How to Sell Your Marketing Agency

Selling a marketing agency can be a difficult process. Since this type of organization is service-based, the employees are really what make and uphold the agency’s reputation in the first place. Any sort of infrastructure change can mess with the flow of the company, and depending on the deal, tamper the quality of the product itself. Since this process can be tricky, we’re going to give you a few things to keep in mind when trying to sell your company.

marketing agency photo by G. Crescoli on Unsplash

Photo by G. Crescoli on Unsplash

1. Look at your company from a potential buyer’s perspective.

Sometimes you may not see what an outsider sees in your marketing agency, since you oversee its everyday operations. Maybe you’ve become so accustomed to a bad way of doing things that you don’t even realize it anymore. Take a step back and dissect every aspect of the company – the books, clients, employees, and prices. Make sure that you’d satisfy a buyer upon inspection.

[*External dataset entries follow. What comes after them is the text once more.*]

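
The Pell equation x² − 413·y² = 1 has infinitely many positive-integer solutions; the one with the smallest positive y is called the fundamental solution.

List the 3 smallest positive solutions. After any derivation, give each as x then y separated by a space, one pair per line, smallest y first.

√413 = [20; 3,9,1,4,1,9,3,40, …], period ℓ=8 (even) → k=7
k=0  a_k=20  p_k/q_k = 20/1
k=1  a_k=3  p_k/q_k = 61/3
…
k=3  a_k=1  p_k/q_k = 630/31
k=4  a_k=4  p_k/q_k = 3089/152
k=5  a_k=1  p_k/q_k = 3719/183
k=6  a_k=9  p_k/q_k = 36560/1799
k=7  a_k=3  p_k/q_k = 113399/5580
→ (113399, 5580).  Check: 113399²=12859333201, 413·5580²=12859333200, difference 1.
k=2:  x_2 = 113399·113399+413·5580·5580 = 25718666401,  y_2 = 113399·5580+5580·113399 = 1265532840
k=3:  x_3 = 113399·25718666401+413·5580·1265532840 = 5832942102300599,  y_3 = 113399·1265532840+5580·25718666401 = 287020317040740

113399 5580
25718666401 1265532840
5832942102300599 287020317040740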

2. Make sure that transition will be smooth.

As I talked about a little bit earlier, the fact that this is a service-based market means that it almost solely depends on human capital. Since the employees at the agency are truly what make it what it is, be sure that they will either be staying with the company or that there’s a way to maintain the same level of work that you’ve achieved in a different manner. This type of assurance is usually necessary in the preliminary purchasing periods when the company may or may not be purchased.

3. Don’t settle for a price that you don’t agree with.

If you know that your company is worth more than you’ve been offered, then stand up for your beliefs. Once that first offer comes in, you may want to sell at a lower price, but hold your ground.

4. It helps if you know the buyer.

There are certain things to running a company that you only figure out with experience. Selling a company to someone you either know or have done business with in the past allows you to easily share those “tricks of the trade” in a way that isn’t damaging to your current company or their future company.